As of November 2022, statistics from the Bank of Ghana revealed that the country’s debt-to-GDP ratio stands at 93.5 percent. The high rate means Ghana risks economic slowdown and financial panic in the international market. Experts say the debts were aftereffects of some poorly-timed campaign promises the government fulfilled. For instance, the economy is not buoyant enough to handle the nursing and teacher trainee allowances reintroduced in 2017.
In response, the Nana Akufo-Addo administration has agreed to restructure its external debt to lessen the debt’s economic effect. Also, the International Monetary Fund has reached advanced talks with Ghana to provide a $3 billion bailout for their economic policy and reform plans. However, Ghana should think long-term to avoid another fall in financial sustainability.

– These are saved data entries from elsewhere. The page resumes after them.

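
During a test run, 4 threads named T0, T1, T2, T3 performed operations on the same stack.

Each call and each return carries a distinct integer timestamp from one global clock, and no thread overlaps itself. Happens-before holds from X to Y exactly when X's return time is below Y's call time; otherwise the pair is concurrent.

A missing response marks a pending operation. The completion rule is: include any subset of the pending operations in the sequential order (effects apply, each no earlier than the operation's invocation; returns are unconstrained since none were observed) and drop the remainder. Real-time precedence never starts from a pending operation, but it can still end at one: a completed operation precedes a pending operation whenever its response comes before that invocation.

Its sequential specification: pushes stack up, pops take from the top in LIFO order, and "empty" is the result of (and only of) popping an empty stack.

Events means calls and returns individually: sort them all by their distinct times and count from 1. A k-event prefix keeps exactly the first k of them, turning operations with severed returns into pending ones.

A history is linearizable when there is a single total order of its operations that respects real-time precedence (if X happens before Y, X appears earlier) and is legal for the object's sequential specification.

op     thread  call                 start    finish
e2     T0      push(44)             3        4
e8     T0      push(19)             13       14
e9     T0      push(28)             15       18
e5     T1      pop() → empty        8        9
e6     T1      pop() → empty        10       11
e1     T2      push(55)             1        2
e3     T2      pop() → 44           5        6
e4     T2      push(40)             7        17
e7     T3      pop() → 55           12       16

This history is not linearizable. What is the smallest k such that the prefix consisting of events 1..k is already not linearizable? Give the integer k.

9

a valid linearization of events 1..8 exists, for instance e1, e2, e3:
1. e1 push(55), leaving stack <55>
2. e2 push(44), leaving stack <55,44>
3. e3 pop() → 44, leaving stack <55>
adding event 9 (e5 responds at 9) leaves no legal real-time order
no escape via the 1 pending operation (e4): every completion choice fails
sample order e1, e2, e3, e5 (pending dropped) stalls at step 4 — e5 pop() → empty has no legal effect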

If the Ghanaian government is intentional in its fight against corruption, it must empower the anti-graft agency with the necessary funds to operate.

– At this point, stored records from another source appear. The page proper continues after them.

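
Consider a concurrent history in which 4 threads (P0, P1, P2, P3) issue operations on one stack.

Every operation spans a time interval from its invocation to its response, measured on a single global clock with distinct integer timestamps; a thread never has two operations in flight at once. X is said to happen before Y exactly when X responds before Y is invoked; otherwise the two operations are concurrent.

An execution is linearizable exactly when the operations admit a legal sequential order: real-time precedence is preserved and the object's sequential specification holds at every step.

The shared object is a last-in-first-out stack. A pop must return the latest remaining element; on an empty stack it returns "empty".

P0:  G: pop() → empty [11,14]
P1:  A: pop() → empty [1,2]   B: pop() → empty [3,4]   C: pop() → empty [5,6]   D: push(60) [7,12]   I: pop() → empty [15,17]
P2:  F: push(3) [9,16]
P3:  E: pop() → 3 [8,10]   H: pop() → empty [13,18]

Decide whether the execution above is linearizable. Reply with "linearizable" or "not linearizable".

not linearizable

the violation lands at event 18, H's response at time 18: events 1..17 linearize, events 1..18 do not
all 48 real-time-respecting orders fail — 9 completed stack operations, no legal replay
sample order A, B, C, D, E, F, G, H, I stalls at step 5 — E pop() → 3 has no legal effect
sample order A, B, C, D, E, F, G, I, H stalls at step 5 — E pop() → 3 has no legal effect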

The government should promote favorable policies on digital finance inclusion to support investment and entrepreneurship in Ghana. The government’s reduction of e-levy on mobile transactions from 1.75 percent to 1 percent on every GH¢100 ($9) in January shows a will to listen to citizens’ outcry. However, the rate is still harsh for digital payment users to tolerate.
The service sector alone contributed up to 45.9 percent of Ghana’s GDP in 2021. Considering users’ financial states, digital finance can boost the country’s economy. Nigeria, for instance, charges a one-off ₦50 (0.5 percent) tax on every ₦10,000 ($22). Since refining the levy rate in 2020, e-levy has contributed more than $278.8 million to Nigeria’s economy. The revenue breakdown reveals a stark improvement from meager rates in previous years. E-levy payments generated $142.6 million in 2020 alone, compared to $48.6 million in 2019. A reasonable tax rate will be easier to obtain from the ever-increasing sector users in Ghana.
Agriculture can also boost Ghana’s economy. However, agricultural growth has declined in the country since oil production in commercial quantities began actively in 2010. The country currently experiences the Dutch disease, which is the adverse effect of the oil boom on other sectors.
For instance, the agriculture sector’s contribution to the country’s economy has dropped from 23.66 percent in 2011 to 17.32 percent in 2019. Despite its agricultural potential, the government spends $2 billion annually to import essential foods like rice, poultry, and vegetable oil.
Like other African countries that suffer the ‘Dutch diseases,’ Ghana has also surrendered self-sufficiency in agriculture while pursuing ‘oil money.’ Over time, the development imbalance across the sectors depleted the nation’s economic prosperity. The government must return to its ‘good old days’ of abundant agricultural production by investing heavily in the sector.
Public officeholders’ corrupt activities also drain the limited resources that can boost the country’s economy. In 2021, the Ghana Integrity of Public Service Survey report showed that public officials received nearly $422 million as bribes from Ghanaians. Also, the Ghana Integrity Initiative revealed in 2018 that the country loses 30 percent of its GDP annually to corruption.
The government introduced the Office of the Special Prosecutor to counter fraud in 2018. The office’s independence enabled it to investigate over 75 corruption cases, including five high-profile cases, in 2022 alone. Unfortunately, there was a time the government failed to pay the anti-corruption officials their salaries for 17 months. If the Ghanaian government is intentional in its fight against corruption, it must empower the anti-graft agency with the necessary funds to operate.
Many people tout Ghana as an investment hub and a model country for other African nations. But the country’s economic crisis could reverse national development to its earlier days of the 2000s if nothing is done. The government must fight corruption.
Adequate investment and favorable tax policies will also improve productivity in agriculture and the digital sector. Failure to work on the existing loopholes will render external help ineffective, even with Paris Club’s intervention.
Phillip Anjorin is a writing fellow at African Liberty.